The Settings object allows you to operate on configuration files, getting & setting key-value entries and saving the file. The main Settings object core.settings can be used to persist a few settings “globally” - bleeding everywhere. This is horribly abused by the mainmenu to store stuff like the last selected game. Don’t be like the mainmenu; distinguish persistent game data and settings/configuration properly and namespace your data properly.

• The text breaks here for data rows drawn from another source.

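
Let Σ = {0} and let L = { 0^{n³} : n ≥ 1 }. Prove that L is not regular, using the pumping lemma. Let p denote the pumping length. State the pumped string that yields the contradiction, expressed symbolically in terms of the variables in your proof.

0^{p³+k}

Suppose for contradiction that L is regular, and let p be the pumping length.
Take w = 0^{p³} ∈ L with |w| = p³ ≥ p.
By the pumping lemma, w = xyz with |xy| ≤ p and y is nonempty.
Then y = 0^k for some k with 1 ≤ k ≤ p.
Pump with i = 2: xy^2z = 0^{p³+k}. Since 1 ≤ k ≤ p, p³ < p³+k ≤ p³+p < p³+3p²+3p+1 = (p+1)³, so p³+k is not a perfect cube. So xy^2z ∉ L.
This contradicts the pumping lemma, so L is not regular.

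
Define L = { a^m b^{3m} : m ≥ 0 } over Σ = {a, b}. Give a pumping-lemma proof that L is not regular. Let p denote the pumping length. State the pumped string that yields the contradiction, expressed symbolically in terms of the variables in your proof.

a^{p+k} b^{3p}

Toward a contradiction, assume L is regular with pumping length p.
Let w = a^p b^{3p} ∈ L; note |w| = 4p ≥ p.
Write w = xyz as guaranteed by the lemma, with |xy| ≤ p and y is nonempty.
The first p characters of w are a's, so xy (and hence y) consists only of a's. Write y = a^k, 1 ≤ k ≤ p.
Pump with i = 2: xy^2z = a^{p+k} b^{3p}. For this to lie in L we would need 3p = 3(p+k), which forces k = 0. But k ≥ 1, so xy^2z ∉ L.
This is a contradiction; hence L is not regular.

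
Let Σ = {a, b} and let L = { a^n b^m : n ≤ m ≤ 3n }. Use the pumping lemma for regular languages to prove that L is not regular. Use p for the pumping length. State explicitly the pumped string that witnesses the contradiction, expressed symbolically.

Assume L is regular. Let p be the pumping length given by the pumping lemma.
Take w = a^p b^p ∈ L (since p ≤ p ≤ 3p), with |w| = 2p ≥ p.
Write w = xyz as guaranteed by the lemma, with |xy| ≤ p and |y| > 0.
Since the first p symbols of w are all a's and |xy| ≤ p, y lies entirely in the leading a-block: y = a^k for some k with 1 ≤ k ≤ p.
Pump with i = 2: xy^2z = a^{p+k} b^p. Now n = p+k > p = m, so the condition n ≤ m fails. Thus xy^2z ∉ L.
This contradicts the pumping lemma, so L is not regular.

a^{p+k} b^p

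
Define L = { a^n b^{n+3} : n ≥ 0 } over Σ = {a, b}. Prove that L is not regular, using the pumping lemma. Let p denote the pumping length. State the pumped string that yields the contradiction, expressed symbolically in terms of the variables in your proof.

Toward a contradiction, assume L is regular with pumping length p.
Choose w = a^p b^{p+3}, which is in L with |w| = 2p+3 ≥ p.
Write w = xyz as guaranteed by the lemma, with |xy| ≤ p and |y| ≥ 1.
Since the first p symbols of w are all a's and |xy| ≤ p, y lies entirely in the leading a-block: y = a^k for some k with 1 ≤ k ≤ p.
Pump with i = 2: xy^2z = a^{p+k} b^{p+3}. For this to lie in L we would need p+3 = (p+k)+3, which forces k = 0. But k ≥ 1, so xy^2z ∉ L.
Contradiction. Therefore L is not regular.

a^{p+k} b^{p+3}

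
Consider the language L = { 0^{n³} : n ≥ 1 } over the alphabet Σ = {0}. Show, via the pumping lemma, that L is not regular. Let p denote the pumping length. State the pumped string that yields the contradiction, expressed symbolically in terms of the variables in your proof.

Assume L is regular; let p be its pumping constant.
Take w = 0^{p³} ∈ L with |w| = p³ ≥ p.
The pumping lemma gives a decomposition w = xyz where |xy| ≤ p and |y| > 0.
Then y = 0^k for some k with 1 ≤ k ≤ p.
Pump with i = 2: xy^2z = 0^{p³+k}. Since 1 ≤ k ≤ p, p³ < p³+k ≤ p³+p < p³+3p²+3p+1 = (p+1)³, so p³+k is not a perfect cube. So xy^2z ∉ L.
This is a contradiction; hence L is not regular.

0^{p³+k}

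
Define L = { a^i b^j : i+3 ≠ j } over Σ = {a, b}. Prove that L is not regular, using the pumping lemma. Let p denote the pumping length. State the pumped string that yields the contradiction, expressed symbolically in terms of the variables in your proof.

a^{p+p!} b^{p+p!+3}

Toward a contradiction, assume L is regular with pumping length p.
Choose w = a^p b^{p+p!+3}. Since p ≠ (p+p!+3)-3 = p+p!, w ∈ L; and |w| ≥ p.
The pumping lemma gives a decomposition w = xyz where |xy| ≤ p and |y| ≥ 1.
Because |xy| ≤ p and w begins with p copies of a, we have y = a^k with 1 ≤ k ≤ p.
Since 1 ≤ k ≤ p, k divides p!; set t = 1 + p!/k. Then xy^t z has p + (p!/k)·k = p + p! copies of a. Now the a-count is p+p! and (b-count)-3 = (p+p!+3)-3 = p+p!, so i+3 ≠ j fails. So xy^t z = a^{p+p!} b^{p+p!+3} ∉ L.
This contradicts the pumping lemma, so L is not regular.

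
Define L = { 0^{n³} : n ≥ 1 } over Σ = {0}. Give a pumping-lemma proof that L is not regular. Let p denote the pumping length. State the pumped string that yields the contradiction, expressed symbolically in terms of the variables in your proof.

Toward a contradiction, assume L is regular with pumping length p.
Take w = 0^{p³} ∈ L with |w| = p³ ≥ p.
Write w = xyz as guaranteed by the lemma, with |xy| ≤ p and y is nonempty.
Then y = 0^k for some k with 1 ≤ k ≤ p.
Pump with i = 2: xy^2z = 0^{p³+k}. Since 1 ≤ k ≤ p, p³ < p³+k ≤ p³+p < p³+3p²+3p+1 = (p+1)³, so p³+k is not a perfect cube. So xy^2z ∉ L.
Contradiction. Therefore L is not regular.

0^{p³+k}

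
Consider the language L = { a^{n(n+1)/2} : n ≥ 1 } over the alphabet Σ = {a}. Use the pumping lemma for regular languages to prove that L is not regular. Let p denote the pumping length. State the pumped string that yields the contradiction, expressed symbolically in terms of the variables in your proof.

a^{p(p+1)/2+k}

Toward a contradiction, assume L is regular with pumping length p.
Take w = a^{p(p+1)/2} ∈ L with |w| = p(p+1)/2 ≥ p.
By the pumping lemma, w = xyz with |xy| ≤ p and |y| > 0.
Then y = a^k for some k with 1 ≤ k ≤ p.
Pump with i = 2: xy^2z = a^{p(p+1)/2+k}. Since 1 ≤ k ≤ p, p(p+1)/2 < p(p+1)/2+k ≤ p(p+1)/2+p < (p+1)(p+2)/2, so p(p+1)/2+k is strictly between consecutive triangular numbers. So xy^2z ∉ L.
Contradiction. Therefore L is not regular.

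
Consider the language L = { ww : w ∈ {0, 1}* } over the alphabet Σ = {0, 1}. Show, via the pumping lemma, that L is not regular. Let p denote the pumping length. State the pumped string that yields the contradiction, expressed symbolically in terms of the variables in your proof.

Assume L is regular. Let p be the pumping length given by the pumping lemma.
Take w = 0^p 1^p 0^p 1^p = uu where u = 0^p1^p; then w ∈ L and |w| = 4p ≥ p.
Write w = xyz as guaranteed by the lemma, with |xy| ≤ p and |y| ≥ 1.
The first p characters of w are 0's, so xy (and hence y) consists only of 0's. Write y = 0^k, 1 ≤ k ≤ p.
Pump with i = 2: xy^2z = 0^{p+k} 1^p 0^p 1^p, of length 4p+k. Suppose this equals vv. The string starts with 0 and ends with 1, so v does too; thus the boundary between the two copies of v is a 1→0 transition. There is exactly one such transition, at position 2p+k, so |v| = 2p+k and |vv| = 4p+2k ≠ 4p+k since k ≥ 1. So xy^2z ∉ L.
Contradiction. Therefore L is not regular.

0^{p+k} 1^p 0^p 1^p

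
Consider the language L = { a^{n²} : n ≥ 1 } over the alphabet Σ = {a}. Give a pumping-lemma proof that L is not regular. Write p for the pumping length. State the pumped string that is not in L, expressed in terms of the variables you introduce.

a^{p²+k}

Assume L is regular. Let p be the pumping length given by the pumping lemma.
Take w = a^{p²} ∈ L with |w| = p² ≥ p.
By the pumping lemma, w = xyz with |xy| ≤ p and y is nonempty.
Then y = a^k for some k with 1 ≤ k ≤ p.
Pump with i = 2: xy^2z = a^{p²+k}. Since 1 ≤ k ≤ p, p² < p²+k ≤ p²+p < (p+1)², so p²+k lies strictly between consecutive squares and is not a perfect square. So xy^2z ∉ L.
This contradicts the pumping lemma, so L is not regular.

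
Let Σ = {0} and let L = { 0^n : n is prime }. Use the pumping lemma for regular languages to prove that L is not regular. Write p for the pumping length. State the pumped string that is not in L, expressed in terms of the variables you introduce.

Toward a contradiction, assume L is regular with pumping length p.
Let q be a prime with q ≥ p+2 (infinitely many primes exist), and take w = 0^q ∈ L with |w| = q ≥ p.
Write w = xyz as guaranteed by the lemma, with |xy| ≤ p and y is nonempty.
Then y = 0^k for some k with 1 ≤ k ≤ p.
Since 1 ≤ k ≤ p, |xz| = q-k. Pump with i = q+1: |xy^{q+1}z| = (q-k)+(q+1)k = q+qk = q(1+k), which is composite (both factors ≥ 2). So xy^{q+1}z = 0^{q(1+k)} ∉ L.
This is a contradiction; hence L is not regular.

0^{q(1+k)}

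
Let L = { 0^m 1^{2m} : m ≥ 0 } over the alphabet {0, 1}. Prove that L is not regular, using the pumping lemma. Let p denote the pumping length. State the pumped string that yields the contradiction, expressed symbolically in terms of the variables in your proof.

0^{p+k} 1^{2p}

Toward a contradiction, assume L is regular with pumping length p.
Let w = 0^p 1^{2p} ∈ L; note |w| = 3p ≥ p.
By the pumping lemma, w = xyz with |xy| ≤ p and |y| ≥ 1.
Because |xy| ≤ p and w begins with p copies of 0, we have y = 0^k with 1 ≤ k ≤ p.
Pump with i = 2: xy^2z = 0^{p+k} 1^{2p}. For this to lie in L we would need 2p = 2(p+k), which forces k = 0. But k ≥ 1, so xy^2z ∉ L.
This is a contradiction; hence L is not regular.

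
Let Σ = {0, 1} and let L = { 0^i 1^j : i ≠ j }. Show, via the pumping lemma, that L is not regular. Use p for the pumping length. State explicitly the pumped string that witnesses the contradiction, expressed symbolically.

0^{p+p!} 1^{p+p!}

Assume L is regular. Let p be the pumping length given by the pumping lemma.
Choose w = 0^p 1^{p+p!}. Since p ≠ p+p!, w ∈ L; and |w| ≥ p.
By the pumping lemma, w = xyz with |xy| ≤ p and y is nonempty.
The first p characters of w are 0's, so xy (and hence y) consists only of 0's. Write y = 0^k, 1 ≤ k ≤ p.
Since 1 ≤ k ≤ p, k divides p!; set t = 1 + p!/k. Then xy^t z has p + (p!/k)·k = p + p! copies of 0. Now the 0-count equals the 1-count, so i ≠ j fails. So xy^t z = 0^{p+p!} 1^{p+p!} ∉ L.
This contradicts the pumping lemma, so L is not regular.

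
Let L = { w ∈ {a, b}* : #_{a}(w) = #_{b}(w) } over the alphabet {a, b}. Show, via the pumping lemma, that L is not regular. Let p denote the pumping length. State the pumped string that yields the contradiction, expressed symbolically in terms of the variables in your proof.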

That said, Settings can be used to read from & write to simple & limited key-value store files. The main advantage of them is that they are presumably easy to edit for users, but this is usually not a requirement for game data which is “edited” by in-game interactions; indeed, you might not want to tempt players to cheat in singleplayer by editing their “saves”.

MetaData #

Luanti provides metadata objects which all provide a simple string key-value store, tied to four different game “objects”:

  1. ItemStacks: ItemStackMetaData: Fully sent to clients; serialized within inventories, which may be serialized within mapblocks
  2. Node positions: NodeMetaData: Sent to clients, but fields can be marked as private; serialized somewhere within mapblocks
  3. Players: PlayerMetaData: SQLite-backed key-value storage, however only available while the player is online
  4. Mods: ModStorage: SQLite-backed key-value storage; older versions use a JSON-backed store unsuitable for large data (as serialization will block the main thread)

Utilities for setting & getting non-string datatypes like integers and floats are provided; the datatype is however not stored with the entries. The granularity of all these key-value stores is determined by the server_map_save_interval setting.